This week you will complete a worksheet to prepare yourself for evaluating the most appropriate protein concentration method for the class to use for calculating specific activity. The worksheet and rubric are found on the D2L Main Page.
Evaluation of Protein Assays
To prepare for our evaluation of protein concentration methods, respond to the following prompts by number in the worksheet document found on the D2L Main Page. Simply answer the questions. You are not expected to write a Results and Discussion.
- Present Figure 1, a scatter plot of the data from all three standard curves with trendlines.
- Please plot all three standard curves on the same graph to economize space. If you are unable to do this for technical reasons, we will accept three separate plots.
- Make sure that the caption clearly describes what is plotted by identifying the protein standard and wavelengths measured. The caption should also include the equations of the trendlines and the R2 values (these should not be on the plot).
- You should make each dataset a different shape in Excel so that your legend can be interpreted if the figure is printed in greyscale.
- Briefly describe the quality of the trends in Figure 1. If all of the trends were good, then you only need to write one sentence. If one or more trendlines are significantly more correlated than the others, you may wish to compare the relative coefficients of correlation (R2). You must disclose and justify any outliers that were dropped. If the data were poor, provide a specific explanation that would generate such results. Read the section Omitting Data in the Writing Guidelines for more details.
- Present Table 1, a compilation of your calculated values for the measured protein concentrations for all three colorimetric methods and your UV-Vis measurements in μg/μL. The table must include:
- Calculated concentration for each mushroom extract sample for each of the four methods.
- Below each set of replicates, include a final row for the mean of the concentrations with a standard deviation.
- Calcuated concentration results for the reference protein for each of the four methods.
- Below each set of replicates, include a final row for the mean of the concentrations with a standard deviation, if you measured replicates.

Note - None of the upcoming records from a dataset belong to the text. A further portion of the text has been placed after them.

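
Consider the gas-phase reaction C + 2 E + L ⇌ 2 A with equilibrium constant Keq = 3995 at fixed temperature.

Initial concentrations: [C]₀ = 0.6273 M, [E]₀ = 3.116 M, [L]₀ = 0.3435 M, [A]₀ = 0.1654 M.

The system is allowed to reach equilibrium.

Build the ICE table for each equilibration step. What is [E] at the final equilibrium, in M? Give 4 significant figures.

[E]_eq = 2.429 M

Q₀ = 0.01308 vs Keq = 3995 ⇒ Q<K, forward
Step 1:
                  C         E         L         A
  init       0.6273     3.116    0.3435    0.1654
  Δ         -0.3434   -0.6868   -0.3434    0.6868
  eq         0.2839     2.429 1.0850e-04    0.8522
  solve Keq expr → x = 0.3434; check Q = 3995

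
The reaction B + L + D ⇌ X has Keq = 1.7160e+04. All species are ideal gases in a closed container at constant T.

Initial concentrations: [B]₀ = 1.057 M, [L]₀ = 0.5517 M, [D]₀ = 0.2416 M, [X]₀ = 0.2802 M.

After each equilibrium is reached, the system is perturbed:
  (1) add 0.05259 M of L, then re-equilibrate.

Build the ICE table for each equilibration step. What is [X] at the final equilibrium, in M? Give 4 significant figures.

[X]_eq = 0.5217 M

Q₀ = 1.989 vs Keq = 1.7160e+04 ⇒ Q<K, forward
Step 1:
                    B           L           D           X
  I             1.057      0.5517      0.2416      0.2802
  C           -0.2415     -0.2415     -0.2415      0.2415
  E            0.8155      0.3102  1.2017e-04      0.5217
  solve Keq expr → x = 0.2415; check Q = 1.7160e+04
Then add 0.05259 M of L.
Step 2:
                    B           L           D           X
  I            0.8155      0.3628  1.2017e-04      0.5217
  C       -1.7408e-05 -1.7408e-05 -1.7408e-05  1.7408e-05
  E            0.8155      0.3628  1.0276e-04      0.5217
  solve Keq expr → x = 1.7408e-05; check Q = 1.7160e+04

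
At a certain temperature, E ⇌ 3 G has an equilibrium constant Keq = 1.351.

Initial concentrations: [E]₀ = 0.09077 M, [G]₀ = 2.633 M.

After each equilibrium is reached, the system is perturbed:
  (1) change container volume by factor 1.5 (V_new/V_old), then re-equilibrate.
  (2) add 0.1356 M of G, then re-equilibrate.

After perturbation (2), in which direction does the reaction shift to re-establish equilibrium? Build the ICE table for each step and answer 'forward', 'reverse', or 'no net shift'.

Direction: reverse

Q₀ = 201.1 vs Keq = 1.351 ⇒ Q>K, reverse
Step 1:
                  E         G
  Initial   0.09077     2.633
  Change     0.5586    -1.676
  Equil      0.6493    0.9573
  solve Keq expr → x = -0.5586; check Q = 1.351
Then change container volume by factor 1.5 (V_new/V_old).
Step 2:
                  E         G
  Initial    0.4329    0.6382
  Change   -0.05393    0.1618
  Equil       0.379       0.8
  solve Keq expr → x = 0.05393; check Q = 1.351
Then add 0.1356 M of G.
Step 3:
                  E         G
  Initial     0.379    0.9356
  Change    0.03683   -0.1105
  Equil      0.4158    0.8251
  solve Keq expr → x = -0.03683; check Q = 1.351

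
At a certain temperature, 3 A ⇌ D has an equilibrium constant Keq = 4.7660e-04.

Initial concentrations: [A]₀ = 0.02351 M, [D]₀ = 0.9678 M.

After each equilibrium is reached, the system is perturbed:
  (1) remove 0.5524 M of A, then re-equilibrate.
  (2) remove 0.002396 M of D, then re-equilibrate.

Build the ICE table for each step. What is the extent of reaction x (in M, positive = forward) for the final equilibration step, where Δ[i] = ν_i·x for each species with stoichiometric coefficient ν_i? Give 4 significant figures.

x = 0.00234 M

Q₀ = 7.4478e+04 vs Keq = 4.7660e-04 ⇒ Q>K, reverse
Step 1:
                  A         D
  init      0.02351    0.9678
  Δ           2.869   -0.9563
  eq          2.892   0.01153
  solve Keq expr → x = -0.9563; check Q = 4.7660e-04
Then remove 0.5524 M of A.
Step 2:
                  A         D
  init         2.34   0.01153
  Δ          0.0159   -0.0053
  eq          2.356  0.006231
  solve Keq expr → x = -0.0053; check Q = 4.7660e-04
Then remove 0.002396 M of D.
Step 3:
                  A         D
  init        2.356  0.003835
  Δ       -0.007021   0.00234
  eq          2.349  0.006176
  solve Keq expr → x = 0.00234; check Q = 4.7660e-04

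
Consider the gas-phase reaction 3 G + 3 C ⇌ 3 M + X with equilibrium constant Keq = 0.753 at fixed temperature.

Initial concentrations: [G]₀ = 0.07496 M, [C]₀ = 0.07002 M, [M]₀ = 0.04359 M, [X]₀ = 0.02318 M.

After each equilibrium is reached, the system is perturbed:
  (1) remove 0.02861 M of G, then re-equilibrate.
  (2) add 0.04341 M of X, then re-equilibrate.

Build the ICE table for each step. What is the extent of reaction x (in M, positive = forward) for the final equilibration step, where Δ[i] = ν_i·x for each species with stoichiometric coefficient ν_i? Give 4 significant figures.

Q₀ = 13.28 vs Keq = 0.753 ⇒ Q>K, reverse
Step 1:
                    G           C           M           X
  I           0.07496     0.07002     0.04359     0.02318
  C            0.0162      0.0162     -0.0162   -0.005399
  E           0.09116     0.08622     0.02739     0.01778
  solve Keq expr → x = -0.005399; check Q = 0.753
Then remove 0.02861 M of G.
Step 2:
                    G           C           M           X
  I           0.06255     0.08622     0.02739     0.01778
  C          0.005117    0.005117   -0.005117   -0.001706
  E           0.06766     0.09133     0.02228     0.01608
  solve Keq expr → x = -0.001706; check Q = 0.753
Then add 0.04341 M of X.
Step 3:
                    G           C           M           X
  I           0.06766     0.09133     0.02228     0.05949
  C          0.005565    0.005565   -0.005565   -0.001855
  E           0.07323      0.0969     0.01671     0.05763
  solve Keq expr → x = -0.001855; check Q = 0.753

x = -0.001855 M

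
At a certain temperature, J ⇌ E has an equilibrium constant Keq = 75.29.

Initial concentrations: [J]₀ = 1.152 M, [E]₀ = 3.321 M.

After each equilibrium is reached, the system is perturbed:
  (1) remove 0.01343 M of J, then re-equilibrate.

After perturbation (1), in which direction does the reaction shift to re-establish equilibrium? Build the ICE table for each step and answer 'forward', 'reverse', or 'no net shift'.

Q₀ = 2.883 vs Keq = 75.29 ⇒ Q<K, forward
Step 1:
                  J         E
  Initial     1.152     3.321
  Change     -1.093     1.093
  Equil     0.05863     4.414
  solve Keq expr → x = 1.093; check Q = 75.29
Then remove 0.01343 M of J.
Step 2:
                  J         E
  Initial    0.0452     4.414
  Change    0.01325  -0.01325
  Equil     0.05846     4.401
  solve Keq expr → x = -0.01325; check Q = 75.29

Direction: reverse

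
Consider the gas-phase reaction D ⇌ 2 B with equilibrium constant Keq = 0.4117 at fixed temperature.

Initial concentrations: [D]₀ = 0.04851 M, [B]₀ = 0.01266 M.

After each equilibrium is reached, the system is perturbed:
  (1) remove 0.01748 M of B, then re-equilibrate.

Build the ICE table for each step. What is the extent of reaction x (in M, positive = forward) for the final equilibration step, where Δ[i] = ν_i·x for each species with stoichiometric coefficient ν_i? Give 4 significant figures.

Q₀ = 0.003304 vs Keq = 0.4117 ⇒ Q<K, forward
Step 1:
                   D          B
  I          0.04851    0.01266
  C         -0.03327    0.06654
  E          0.01524     0.0792
  solve Keq expr → x = 0.03327; check Q = 0.4117
Then remove 0.01748 M of B.
Step 2:
                   D          B
  I          0.01524    0.06172
  C        -0.003659   0.007318
  E          0.01158    0.06904
  solve Keq expr → x = 0.003659; check Q = 0.4117

x = 0.003659 M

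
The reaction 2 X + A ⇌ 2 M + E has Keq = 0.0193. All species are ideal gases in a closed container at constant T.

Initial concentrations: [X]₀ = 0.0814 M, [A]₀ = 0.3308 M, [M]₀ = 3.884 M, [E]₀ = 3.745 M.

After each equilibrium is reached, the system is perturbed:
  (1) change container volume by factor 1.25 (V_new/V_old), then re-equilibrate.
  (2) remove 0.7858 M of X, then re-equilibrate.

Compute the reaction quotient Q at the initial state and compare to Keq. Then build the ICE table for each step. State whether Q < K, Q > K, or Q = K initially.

Q₀ = 2.5775e+04 vs Keq = 0.0193 ⇒ Q>K, reverse
Step 1:
                    X           A           M           E
  I            0.0814      0.3308       3.884       3.745
  C             3.402       1.701      -3.402      -1.701
  E             3.483       2.032      0.4824       2.044
  solve Keq expr → x = -1.701; check Q = 0.0193
Then change container volume by factor 1.25 (V_new/V_old).
Step 2:
                    X           A           M           E
  I             2.786       1.625      0.3859       1.635
  C                 0           0           0           0
  E             2.786       1.625      0.3859       1.635
  solve Keq expr → x = 0; check Q = 0.0193
Then remove 0.7858 M of X.
Step 3:
                    X           A           M           E
  I             2.001       1.625      0.3859       1.635
  C           0.08859      0.0443    -0.08859     -0.0443
  E             2.089        1.67      0.2973       1.591
  solve Keq expr → x = -0.0443; check Q = 0.0193

Q₀ = 2.5775e+04; Q > K (proceeds reverse)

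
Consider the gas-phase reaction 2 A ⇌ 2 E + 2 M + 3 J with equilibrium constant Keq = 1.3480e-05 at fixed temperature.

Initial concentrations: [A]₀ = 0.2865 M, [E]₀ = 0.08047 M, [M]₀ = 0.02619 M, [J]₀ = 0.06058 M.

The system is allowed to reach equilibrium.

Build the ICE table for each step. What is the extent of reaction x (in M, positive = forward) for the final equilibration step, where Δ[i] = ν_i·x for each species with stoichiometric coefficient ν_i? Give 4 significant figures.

Q₀ = 1.2030e-08 vs Keq = 1.3480e-05 ⇒ Q<K, forward
Step 1:
                  A         E         M         J
  I          0.2865   0.08047   0.02619   0.06058
  C        -0.06432   0.06432   0.06432   0.09648
  E          0.2222    0.1448   0.09051    0.1571
  solve Keq expr → x = 0.03216; check Q = 1.3480e-05

x = 0.03216 M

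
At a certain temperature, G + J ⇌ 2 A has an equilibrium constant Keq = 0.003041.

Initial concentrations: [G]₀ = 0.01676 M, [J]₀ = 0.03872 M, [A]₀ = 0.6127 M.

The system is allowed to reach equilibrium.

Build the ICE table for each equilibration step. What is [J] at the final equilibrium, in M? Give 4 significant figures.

[J]_eq = 0.3361 M

Q₀ = 578.5 vs Keq = 0.003041 ⇒ Q>K, reverse
Step 1:
                  G         J         A
  I         0.01676   0.03872    0.6127
  C          0.2974    0.2974   -0.5948
  E          0.3142    0.3361   0.01792
  solve Keq expr → x = -0.2974; check Q = 0.003041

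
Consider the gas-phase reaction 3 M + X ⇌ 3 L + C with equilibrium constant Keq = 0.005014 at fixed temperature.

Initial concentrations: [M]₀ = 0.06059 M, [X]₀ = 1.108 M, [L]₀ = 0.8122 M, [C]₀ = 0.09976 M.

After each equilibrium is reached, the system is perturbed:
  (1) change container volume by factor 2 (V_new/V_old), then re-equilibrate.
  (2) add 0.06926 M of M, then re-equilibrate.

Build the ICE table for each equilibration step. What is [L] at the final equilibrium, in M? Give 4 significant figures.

[L]_eq = 0.2635 M

Q₀ = 216.9 vs Keq = 0.005014 ⇒ Q>K, reverse
Step 1:
                   M          X          L          C
  init       0.06059      1.108     0.8122    0.09976
  Δ           0.2935    0.09784    -0.2935   -0.09784
  eq          0.3541      1.206     0.5187   0.001924
  solve Keq expr → x = -0.09784; check Q = 0.005014
Then change container volume by factor 2 (V_new/V_old).
Step 2:
                   M          X          L          C
  init         0.177     0.6029     0.2593 9.6181e-04
  Δ                0          0          0          0
  eq           0.177     0.6029     0.2593 9.6181e-04
  solve Keq expr → x = 0; check Q = 0.005014
Then add 0.06926 M of M.
Step 3:
                   M          X          L          C
  init        0.2463     0.6029     0.2593 9.6181e-04
  Δ         -0.00414   -0.00138    0.00414    0.00138
  eq          0.2422     0.6015     0.2635   0.002342
  solve Keq expr → x = 0.00138; check Q = 0.005014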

- Compare the precision of the four protein concentration results in Table 1 . Judge the best method using the relative standard deviation (RSD)—the standard deviation divided by the value times 100%—as the basis of your criteria. You are free to define your own acceptance criteria. That said, <10% RSD is suitably precise for most applications in biochemistry. Read the section Precision in the Writing Guidelines for more details.
- Compare the accuracy of the four methods. Evaluate which method(s) correctly measured the concentration of the papain reference protein (0.30 μg/μL). Establish your criteria and apply them to your results. If you were unable to obtain data on a reference protein, infer accuracy from the similarity of your four protein concentrations. For example, if three methods gave similar results and one gave a value that was significantly larger, you could argue that the outlier method is the probably the least accurate. When comparing statistically identical results, you may wish to consider precision. Read the section Accuracy in the Writing Guidelines for more details.
- Define your criteria for selecting the ideal protein assay for our application. Integrate information about accuracy and precision from prompts 1–5 to evaluate the four methods against your criteria and make a judgement to select one.
- You should consider both the accuracy and precision of your results.
- You should prioritze your critieria by ranking the parameters you are weighing based on their relative importance to the specific application. Some criteria may be more critical than others depending on the context. For example, in a clinical diagnostic setting, sensitivity followed by specificity might be paramount, while in a research context, ease of use and cost-effectiveness could be more crucial.
- You should also establish acceptance criteria by defining acceptable thresholds, ranges, or rankings (e.g. highest or lowest) for each performance parameter. These acceptance criteria will serve as benchmarks against which different assays will be evaluated.
- Keep in mind that a poor standard curve is going to provide a result with lower precision your standard deviation might suggest (we have not yet learned how to factor a poor R2 into our experimental error value).
- There is no "correct" answer; you will be graded on your ability to define criteria that consider the performance requirements of the application and evaluate your data using those criteria to make a judgment.
Submit by next lab meeting
- Your Excel spreadsheet demonstrating your calculations of slope and intercept from the standard curves, protein concentration, and statistical analysis (mean and deviation). These calculations should be clearly organized and labeled. Highlight the cells for each requested calculation in yellow to make it easier to grade.
- A printed copy of Assignment 3 (responses to the six prompts on the worksheet) with the Rubric stapled to the top.
- A digital copy of Assignment 3 (responses to the six prompts on the worksheet) to the Submissions folder.
- Do not post any of your results to the online spreadsheet before the next lab meeting.